L’histoire de Souleymane, sélectionné au dernier festival de Cannes, nous plonge au cœur du quotidien d’un livreur à vélo en attente de son entretien à l’OFPRA*. D’un réalisme exceptionnel, le troisième long métrage de fiction du réalisateur Boris Lojkine est désormais en salle.
La catégorie « Un Certain Regard » au festival a pour habitude de proposer des projets brillamment traités, portant un éclairage particulier sur notre société. L’Histoire de Souleymane ne déroge pas à cette règle. Animé par le sujet de l’exil depuis son expérience en Asie, c’est en Afrique que le réalisateur puise l’inspiration de ses derniers opus. Après Hope, narrant la touchante histoire d’amour entre deux migrants d’origines différentes (lui camerounais, elle nigériane) et Camille (Lepage- la photoreporter assassinée en République centrafricaine), c’est à Paris que l’action se déroule, au rythme effréné du vélo de Souleymane, guinéen fraichement arrivé en France.

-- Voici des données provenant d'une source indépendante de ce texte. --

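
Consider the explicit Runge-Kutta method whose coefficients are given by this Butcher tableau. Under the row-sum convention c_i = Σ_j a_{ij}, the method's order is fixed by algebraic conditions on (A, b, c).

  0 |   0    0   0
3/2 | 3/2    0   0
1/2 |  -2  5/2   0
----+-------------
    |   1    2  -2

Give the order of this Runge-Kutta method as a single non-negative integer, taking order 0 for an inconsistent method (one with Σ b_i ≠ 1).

1

b = (1, 2, -2)
c = (0, 3/2, 1/2)
Ac = (0, 0, 15/4)
Σ b_i: 1·1 + 2·1 + (-2)·1 = 1 ✓
b·c: 2·3/2 + (-2)·1/2 = 2 ≠ 1/2 ⇒ order 1.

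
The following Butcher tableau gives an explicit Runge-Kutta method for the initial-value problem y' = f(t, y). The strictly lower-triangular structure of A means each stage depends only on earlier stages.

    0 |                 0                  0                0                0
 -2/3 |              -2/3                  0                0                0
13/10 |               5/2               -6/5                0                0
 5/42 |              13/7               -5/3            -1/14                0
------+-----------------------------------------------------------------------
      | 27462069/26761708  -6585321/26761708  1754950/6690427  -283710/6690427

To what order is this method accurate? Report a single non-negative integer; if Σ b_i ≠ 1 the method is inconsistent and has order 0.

b = (27462069/26761708, -6585321/26761708, 1754950/6690427, -283710/6690427)
c = (0, -2/3, 13/10, 5/42)
Ac = (0, 0, 4/5, 1283/1260)
Σ b_i: 27462069/26761708·1 + (-6585321/26761708)·1 + 1754950/6690427·1 + (-283710/6690427)·1 = 1 ✓
b·c: (-6585321/26761708)·(-2/3) + 1754950/6690427·13/10 + (-283710/6690427)·5/42 = 1/2 ✓
b·c²: (-6585321/26761708)·4/9 + 1754950/6690427·169/100 + (-283710/6690427)·25/1764 = 1/3 ✓
b·Ac: 1754950/6690427·4/5 + (-283710/6690427)·1283/1260 = 1/6 ✓
b·c³: (-6585321/26761708)·(-8/27) + 1754950/6690427·2197/1000 + (-283710/6690427)·125/74088 = 1368028631/2107484505 ≠ 1/4 ⇒ order 3.
b·(c∘Ac): 1754950/6690427·26/25 + (-283710/6690427)·1283/10584 = 64467233/240855372 ≠ 1/8
b·Ac²: 1754950/6690427·(-8/15) + (-283710/6690427)·(-32563/37800) = -124482587/1204276860 ≠ 1/12
b·A²c: (-283710/6690427)·(-2/35) = 16212/6690427 ≠ 1/24

3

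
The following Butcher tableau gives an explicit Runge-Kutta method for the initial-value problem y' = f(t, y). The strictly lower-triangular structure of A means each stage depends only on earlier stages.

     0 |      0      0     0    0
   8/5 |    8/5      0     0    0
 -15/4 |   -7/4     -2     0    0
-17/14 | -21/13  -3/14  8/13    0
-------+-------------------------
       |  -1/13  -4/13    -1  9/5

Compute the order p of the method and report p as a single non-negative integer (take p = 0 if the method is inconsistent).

0

b = (-1/13, -4/13, -1, 9/5)
c = (0, 8/5, -15/4, -17/14)
Ac = (0, 0, -16/5, -1206/455)
Σ b_i: (-1/13)·1 + (-4/13)·1 + (-1)·1 + 9/5·1 = 27/65 ≠ 1 ⇒ order 0.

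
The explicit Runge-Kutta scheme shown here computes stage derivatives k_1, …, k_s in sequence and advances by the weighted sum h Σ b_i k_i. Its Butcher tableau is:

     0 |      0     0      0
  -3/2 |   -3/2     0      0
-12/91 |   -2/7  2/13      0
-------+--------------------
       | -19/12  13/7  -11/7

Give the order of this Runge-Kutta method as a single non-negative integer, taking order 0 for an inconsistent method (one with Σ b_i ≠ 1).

b = (-19/12, 13/7, -11/7)
c = (0, -3/2, -12/91)
Ac = (0, 0, -3/13)
Σ b_i: (-19/12)·1 + 13/7·1 + (-11/7)·1 = -109/84 ≠ 1 ⇒ order 0.

0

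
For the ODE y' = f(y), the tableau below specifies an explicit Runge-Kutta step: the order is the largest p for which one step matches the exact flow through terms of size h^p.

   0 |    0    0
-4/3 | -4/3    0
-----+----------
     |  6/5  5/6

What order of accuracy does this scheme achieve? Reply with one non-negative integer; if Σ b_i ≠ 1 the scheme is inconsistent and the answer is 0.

0

b = (6/5, 5/6)
c = (0, -4/3)
Σ b_i: 6/5·1 + 5/6·1 = 61/30 ≠ 1 ⇒ order 0.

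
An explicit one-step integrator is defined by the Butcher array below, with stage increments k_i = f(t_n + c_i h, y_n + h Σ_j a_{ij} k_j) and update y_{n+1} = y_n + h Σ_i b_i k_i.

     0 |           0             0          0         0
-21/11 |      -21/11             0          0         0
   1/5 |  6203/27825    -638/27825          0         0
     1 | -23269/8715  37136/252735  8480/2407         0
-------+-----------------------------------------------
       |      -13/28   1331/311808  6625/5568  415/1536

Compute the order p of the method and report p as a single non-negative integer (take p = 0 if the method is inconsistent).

b = (-13/28, 1331/311808, 6625/5568, 415/1536)
c = (0, -21/11, 1/5, 1)
Ac = (0, 0, 58/1325, 176/415)
Σ b_i: (-13/28)·1 + 1331/311808·1 + 6625/5568·1 + 415/1536·1 = 1 ✓
b·c: 1331/311808·(-21/11) + 6625/5568·1/5 + 415/1536·1 = 1/2 ✓
b·c²: 1331/311808·441/121 + 6625/5568·1/25 + 415/1536·1 = 1/3 ✓
b·Ac: 6625/5568·58/1325 + 415/1536·176/415 = 1/6 ✓
b·c³: 1331/311808·(-9261/1331) + 6625/5568·1/125 + 415/1536·1 = 1/4 ✓
b·(c∘Ac): 6625/5568·58/6625 + 415/1536·176/415 = 1/8 ✓
b·Ac²: 6625/5568·(-1218/14575) + 415/1536·3088/4565 = 1/12 ✓
b·A²c: 415/1536·64/415 = 1/24 ✓; 4 stages ⇒ order 4.

4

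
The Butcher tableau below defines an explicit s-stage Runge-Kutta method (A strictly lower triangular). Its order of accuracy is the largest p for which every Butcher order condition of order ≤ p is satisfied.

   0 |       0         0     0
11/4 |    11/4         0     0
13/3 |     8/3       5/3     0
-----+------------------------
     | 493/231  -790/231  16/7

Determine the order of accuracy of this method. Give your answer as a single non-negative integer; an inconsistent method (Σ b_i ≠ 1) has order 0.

2

b = (493/231, -790/231, 16/7)
c = (0, 11/4, 13/3)
Ac = (0, 0, 55/12)
Σ b_i: 493/231·1 + (-790/231)·1 + 16/7·1 = 1 ✓
b·c: (-790/231)·11/4 + 16/7·13/3 = 1/2 ✓
b·c²: (-790/231)·121/16 + 16/7·169/9 = 8597/504 ≠ 1/3 ⇒ order 2.
b·Ac: 16/7·55/12 = 220/21 ≠ 1/6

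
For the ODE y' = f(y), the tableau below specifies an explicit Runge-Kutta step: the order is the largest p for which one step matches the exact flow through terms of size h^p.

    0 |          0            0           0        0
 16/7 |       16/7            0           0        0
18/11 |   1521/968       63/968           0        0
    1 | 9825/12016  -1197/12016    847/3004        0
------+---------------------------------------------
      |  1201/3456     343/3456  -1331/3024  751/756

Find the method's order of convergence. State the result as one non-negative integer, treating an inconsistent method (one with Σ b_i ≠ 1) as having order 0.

b = (1201/3456, 343/3456, -1331/3024, 751/756)
c = (0, 16/7, 18/11, 1)
Ac = (0, 0, 18/121, 351/1502)
Σ b_i: 1201/3456·1 + 343/3456·1 + (-1331/3024)·1 + 751/756·1 = 1 ✓
b·c: 343/3456·16/7 + (-1331/3024)·18/11 + 751/756·1 = 1/2 ✓
b·c²: 343/3456·256/49 + (-1331/3024)·324/121 + 751/756·1 = 1/3 ✓
b·Ac: (-1331/3024)·18/121 + 751/756·351/1502 = 1/6 ✓
b·c³: 343/3456·4096/343 + (-1331/3024)·5832/1331 + 751/756·1 = 1/4 ✓
b·(c∘Ac): (-1331/3024)·324/1331 + 751/756·351/1502 = 1/8 ✓
b·Ac²: (-1331/3024)·288/847 + 751/756·1233/5257 = 1/12 ✓
b·A²c: 751/756·63/1502 = 1/24 ✓; 4 stages ⇒ order 4.

4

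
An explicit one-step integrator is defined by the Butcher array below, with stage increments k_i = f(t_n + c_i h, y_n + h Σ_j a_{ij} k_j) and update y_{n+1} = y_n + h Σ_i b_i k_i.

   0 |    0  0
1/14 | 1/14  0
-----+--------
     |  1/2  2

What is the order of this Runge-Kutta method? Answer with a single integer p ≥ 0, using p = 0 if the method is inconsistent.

0

b = (1/2, 2)
c = (0, 1/14)
Σ b_i: 1/2·1 + 2·1 = 5/2 ≠ 1 ⇒ order 0.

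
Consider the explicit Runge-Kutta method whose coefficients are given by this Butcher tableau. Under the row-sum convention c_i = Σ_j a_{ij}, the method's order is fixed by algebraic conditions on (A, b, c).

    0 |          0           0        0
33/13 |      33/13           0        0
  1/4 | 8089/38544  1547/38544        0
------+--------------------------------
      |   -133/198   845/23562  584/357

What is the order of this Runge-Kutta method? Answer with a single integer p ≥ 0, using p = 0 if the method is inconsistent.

b = (-133/198, 845/23562, 584/357)
c = (0, 33/13, 1/4)
Ac = (0, 0, 119/1168)
Σ b_i: (-133/198)·1 + 845/23562·1 + 584/357·1 = 1 ✓
b·c: 845/23562·33/13 + 584/357·1/4 = 1/2 ✓
b·c²: 845/23562·1089/169 + 584/357·1/16 = 1/3 ✓
b·Ac: 584/357·119/1168 = 1/6 ✓; 3 stages ⇒ order 3.

3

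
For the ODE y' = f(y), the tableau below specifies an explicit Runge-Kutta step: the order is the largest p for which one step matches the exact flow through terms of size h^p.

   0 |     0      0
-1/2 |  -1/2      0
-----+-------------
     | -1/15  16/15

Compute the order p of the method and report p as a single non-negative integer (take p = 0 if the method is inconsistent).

b = (-1/15, 16/15)
c = (0, -1/2)
Σ b_i: (-1/15)·1 + 16/15·1 = 1 ✓
b·c: 16/15·(-1/2) = -8/15 ≠ 1/2 ⇒ order 1.

1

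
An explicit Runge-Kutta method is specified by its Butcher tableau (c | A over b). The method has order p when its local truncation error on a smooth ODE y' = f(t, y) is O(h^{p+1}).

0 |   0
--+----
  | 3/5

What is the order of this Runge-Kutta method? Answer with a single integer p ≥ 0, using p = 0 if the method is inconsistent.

0

b = (3/5)
c = (0)
Σ b_i: 3/5·1 = 3/5 ≠ 1 ⇒ order 0.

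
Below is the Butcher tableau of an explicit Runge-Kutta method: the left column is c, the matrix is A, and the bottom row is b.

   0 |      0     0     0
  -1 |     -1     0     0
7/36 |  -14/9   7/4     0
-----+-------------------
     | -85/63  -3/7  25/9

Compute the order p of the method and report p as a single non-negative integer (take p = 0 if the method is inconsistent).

b = (-85/63, -3/7, 25/9)
c = (0, -1, 7/36)
Ac = (0, 0, -7/4)
Σ b_i: (-85/63)·1 + (-3/7)·1 + 25/9·1 = 1 ✓
b·c: (-3/7)·(-1) + 25/9·7/36 = 2197/2268 ≠ 1/2 ⇒ order 1.

1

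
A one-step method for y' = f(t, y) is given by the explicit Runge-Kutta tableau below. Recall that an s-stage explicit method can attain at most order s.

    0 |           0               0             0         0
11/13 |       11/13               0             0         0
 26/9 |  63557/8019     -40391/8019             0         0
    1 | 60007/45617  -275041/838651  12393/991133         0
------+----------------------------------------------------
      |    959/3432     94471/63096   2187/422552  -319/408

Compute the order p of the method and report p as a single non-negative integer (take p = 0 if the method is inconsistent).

4

b = (959/3432, 94471/63096, 2187/422552, -319/408)
c = (0, 11/13, 26/9, 1)
Ac = (0, 0, -3107/729, -7/29)
Σ b_i: 959/3432·1 + 94471/63096·1 + 2187/422552·1 + (-319/408)·1 = 1 ✓
b·c: 94471/63096·11/13 + 2187/422552·26/9 + (-319/408)·1 = 1/2 ✓
b·c²: 94471/63096·121/169 + 2187/422552·676/81 + (-319/408)·1 = 1/3 ✓
b·Ac: 2187/422552·(-3107/729) + (-319/408)·(-7/29) = 1/6 ✓
b·c³: 94471/63096·1331/2197 + 2187/422552·17576/729 + (-319/408)·1 = 1/4 ✓
b·(c∘Ac): 2187/422552·(-80782/6561) + (-319/408)·(-7/29) = 1/8 ✓
b·Ac²: 2187/422552·(-2629/729) + (-319/408)·(-541/4147) = 1/12 ✓
b·A²c: (-319/408)·(-17/319) = 1/24 ✓; 4 stages ⇒ order 4.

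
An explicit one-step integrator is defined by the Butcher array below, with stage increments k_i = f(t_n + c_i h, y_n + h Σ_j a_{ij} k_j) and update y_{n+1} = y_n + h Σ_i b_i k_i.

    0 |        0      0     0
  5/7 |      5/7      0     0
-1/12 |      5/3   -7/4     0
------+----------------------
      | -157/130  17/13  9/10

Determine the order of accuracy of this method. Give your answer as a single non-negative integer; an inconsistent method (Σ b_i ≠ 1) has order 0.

1

b = (-157/130, 17/13, 9/10)
c = (0, 5/7, -1/12)
Ac = (0, 0, -5/4)
Σ b_i: (-157/130)·1 + 17/13·1 + 9/10·1 = 1 ✓
b·c: 17/13·5/7 + 9/10·(-1/12) = 3127/3640 ≠ 1/2 ⇒ order 1.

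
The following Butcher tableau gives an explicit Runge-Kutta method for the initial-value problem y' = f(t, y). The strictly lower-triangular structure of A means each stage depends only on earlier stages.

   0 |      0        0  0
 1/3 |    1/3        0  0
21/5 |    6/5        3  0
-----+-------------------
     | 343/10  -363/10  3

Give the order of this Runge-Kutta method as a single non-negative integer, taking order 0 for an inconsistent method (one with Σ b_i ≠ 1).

2

b = (343/10, -363/10, 3)
c = (0, 1/3, 21/5)
Ac = (0, 0, 1)
Σ b_i: 343/10·1 + (-363/10)·1 + 3·1 = 1 ✓
b·c: (-363/10)·1/3 + 3·21/5 = 1/2 ✓
b·c²: (-363/10)·1/9 + 3·441/25 = 7333/150 ≠ 1/3 ⇒ order 2.
b·Ac: 3·1 = 3 ≠ 1/6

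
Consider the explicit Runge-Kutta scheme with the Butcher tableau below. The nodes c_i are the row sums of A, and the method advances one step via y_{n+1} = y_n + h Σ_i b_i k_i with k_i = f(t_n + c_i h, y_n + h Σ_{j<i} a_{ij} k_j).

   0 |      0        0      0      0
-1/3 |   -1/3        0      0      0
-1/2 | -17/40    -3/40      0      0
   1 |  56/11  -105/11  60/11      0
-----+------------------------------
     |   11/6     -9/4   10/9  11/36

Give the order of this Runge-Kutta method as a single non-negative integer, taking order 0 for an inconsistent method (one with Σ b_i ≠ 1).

4

b = (11/6, -9/4, 10/9, 11/36)
c = (0, -1/3, -1/2, 1)
Ac = (0, 0, 1/40, 5/11)
Σ b_i: 11/6·1 + (-9/4)·1 + 10/9·1 + 11/36·1 = 1 ✓
b·c: (-9/4)·(-1/3) + 10/9·(-1/2) + 11/36·1 = 1/2 ✓
b·c²: (-9/4)·1/9 + 10/9·1/4 + 11/36·1 = 1/3 ✓
b·Ac: 10/9·1/40 + 11/36·5/11 = 1/6 ✓
b·c³: (-9/4)·(-1/27) + 10/9·(-1/8) + 11/36·1 = 1/4 ✓
b·(c∘Ac): 10/9·(-1/80) + 11/36·5/11 = 1/8 ✓
b·Ac²: 10/9·(-1/120) + 11/36·10/33 = 1/12 ✓
b·A²c: 11/36·3/22 = 1/24 ✓; 4 stages ⇒ order 4.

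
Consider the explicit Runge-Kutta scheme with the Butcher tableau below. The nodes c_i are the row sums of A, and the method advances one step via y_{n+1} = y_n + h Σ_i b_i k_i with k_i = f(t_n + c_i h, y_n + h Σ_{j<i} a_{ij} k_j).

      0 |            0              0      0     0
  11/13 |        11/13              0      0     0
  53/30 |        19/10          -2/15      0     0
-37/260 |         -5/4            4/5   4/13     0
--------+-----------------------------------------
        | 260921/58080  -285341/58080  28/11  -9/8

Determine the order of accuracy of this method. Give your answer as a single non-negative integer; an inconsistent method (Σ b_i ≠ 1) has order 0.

2

b = (260921/58080, -285341/58080, 28/11, -9/8)
c = (0, 11/13, 53/30, -37/260)
Ac = (0, 0, -22/195, 238/195)
Σ b_i: 260921/58080·1 + (-285341/58080)·1 + 28/11·1 + (-9/8)·1 = 1 ✓
b·c: (-285341/58080)·11/13 + 28/11·53/30 + (-9/8)·(-37/260) = 1/2 ✓
b·c²: (-285341/58080)·121/169 + 28/11·2809/900 + (-9/8)·1369/67600 = 235805177/53539200 ≠ 1/3 ⇒ order 2.
b·Ac: 28/11·(-22/195) + (-9/8)·238/195 = -259/156 ≠ 1/6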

Lumière sur un système méconnu
L’intrigue du film repose sur la question que tout réfugié se pose: « vais-je réussir mon entretien avec l’OFPRA? ». Mais la plupart des français ignorent jusqu’à l’existence de cet organisme, pourtant central pour toute personne cherchant asile en France. L’*OFPRA est l’office français de protection des réfugiés et apatrides. Dans cette fiction qui n’en est pas une, on suit Souleymane, campé par l’époustouflant Abou Sangaré, prix d’interprétation masculine de la sélection Cannoise, durant les 48 heures précédant son rendez-vous à l’office. De sessions de préparation (payantes) au rendez-vous, aux livraisons nocturnes sous la pluie en passant par ses déboires amoureux et problèmes familiaux au pays, l’on commence à toucher du doigt la réalité d’un exil où l’accueil est souvent difficile.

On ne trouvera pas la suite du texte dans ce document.